Valéria Morato também afirma que algumas escolas já teriam deixado de aplicar direitos previstos na convenção anterior, entre eles as bolsas de estudos.
Segundo ela, a categoria reduziu a pauta inicial de reivindicações para priorizar a renovação da convenção atual e o reajuste salarial pela inflação.
“Vale lembrar que nas primeiras rodadas de negociação, os professores apresentaram uma pauta de reivindicações com mais de 10 pontos de valorização da carreira docente, além de ganho real, e para que as discussões avançassem, passamos a defender apenas a renovação da Convenção sem mudanças e o reajuste pelo índice da inflação. Mas o patronal tem tido uma postura intransigente”, acrescenta.
Sindicato das escolas defende separação
O Sindicato das Escolas Particulares de Minas Gerais (Sinepe-MG), por outro lado, afirma que a separação das convenções não representa retirada de benefícios dos professores.
A entidade argumenta que o setor reúne instituições com realidades diferentes e que um novo modelo poderia adequar as negociações às características específicas de cada segmento.
Segundo o sindicato patronal, fazem parte do setor instituições de diferentes portes, desde grandes universidades, que atendem mais de 100 mil alunos, até pequenas escolas com algumas dezenas de estudantes.
Proposta prevê mudança a partir de 2027
A proposta apresentada pelo Sinepe-MG prevê que a separação das convenções passe a valer somente a partir de 2027.

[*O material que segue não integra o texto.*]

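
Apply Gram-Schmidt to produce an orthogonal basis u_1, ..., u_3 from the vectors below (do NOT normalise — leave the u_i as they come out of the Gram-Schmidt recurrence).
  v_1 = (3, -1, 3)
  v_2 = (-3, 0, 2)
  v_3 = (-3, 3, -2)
Orthogonal basis:
  u_1 = (3, -1, 3)
  u_2 = (-48/19, -3/19, 47/19)
  u_3 = (33/119, 495/238, 99/238)

Apply the Gram-Schmidt recurrence
  u_1 = v_1
  u_i = v_i − Σ_{j<i} ((v_i · u_j) / (u_j · u_j)) · u_j.

Step by step this gives:
  u_1 = (3, -1, 3)
  u_2 = (-48/19, -3/19, 47/19)
  u_3 = (33/119, 495/238, 99/238)

Orthogonality check:
  u_2 · u_1 = 0 (should be 0)
  u_3 · u_1 = 0 (should be 0)
  u_3 · u_2 = 0 (should be 0)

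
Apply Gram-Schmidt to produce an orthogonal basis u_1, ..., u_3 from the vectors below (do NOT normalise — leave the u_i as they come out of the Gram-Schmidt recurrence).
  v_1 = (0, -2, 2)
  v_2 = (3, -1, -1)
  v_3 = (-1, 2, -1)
Orthogonal basis:
  u_1 = (0, -2, 2)
  u_2 = (3, -1, -1)
  u_3 = (1/11, 3/22, 3/22)

Apply the Gram-Schmidt recurrence
  u_1 = v_1
  u_i = v_i − Σ_{j<i} ((v_i · u_j) / (u_j · u_j)) · u_j.

Step by step this gives:
  u_1 = (0, -2, 2)
  u_2 = (3, -1, -1)
  u_3 = (1/11, 3/22, 3/22)

Orthogonality check:
  u_2 · u_1 = 0 (should be 0)
  u_3 · u_1 = 0 (should be 0)
  u_3 · u_2 = 0 (should be 0)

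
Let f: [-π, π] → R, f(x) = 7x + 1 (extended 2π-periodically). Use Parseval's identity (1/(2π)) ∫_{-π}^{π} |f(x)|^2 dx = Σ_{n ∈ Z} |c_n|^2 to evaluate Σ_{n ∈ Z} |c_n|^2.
Σ |c_n|^2 = 49π^2/3 + 1

Expand and integrate term by term over [-π, π]:
  ∫ (7x)^2 dx = 49·(2π^3/3); ∫ 2·7·(1)·x dx = 0 (odd integrand); ∫ 1^2 dx = 1·2π.
So (1/(2π)) ∫_{-π}^{π} (7x + 1)^2 dx = 49π^2/3 + 1 = 49π^2/3 + 1.
Parseval ⇒ Σ |c_n|^2 = 49π^2/3 + 1.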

Para 2026, seria mantido um único instrumento, com as cláusulas atualmente vigentes. A entidade sustenta que, dessa forma, não haveria retirada imediata de direitos, mas apenas uma alteração no formato das negociações futuras.
Com a decisão tomada nesta quarta-feira (16), os professores iniciam uma greve por tempo indeterminado. Os próximos passos do movimento deverão ser definidos pela categoria durante reuniões e mobilizações organizadas pelo Sinpro Minas.
Sinepe-MG afirma que seis escolas aderiram à paralisação
Em suas redes sociais, o Sinepe-MG agradeceu aos professores, diretores e gestores que permaneceram em sala de aula nesta quarta-feira.
“Um agradecimento especial aos professores que permaneceram em sala de aula, assegurando aos alunos o atendimento a que têm direito, e aos pais e responsáveis que compreenderam que a escola particular mineira não deve ser palco de disputa política”, diz o sindicato.
Segundo o Sinepe-MG, apenas seis escolas de Belo Horizonte aderiram à paralisação nesta quarta-feira.
“Os números confirmam a força desse movimento: das aproximadamente 4.200 escolas particulares de Minas Gerais, só em seis unidades de Belo Horizonte houve registro de dificuldades no atendimento às famílias”, cita trecho da nota.
O sindicato das escolas afirma que continua à disposição para realizar as negociações necessárias.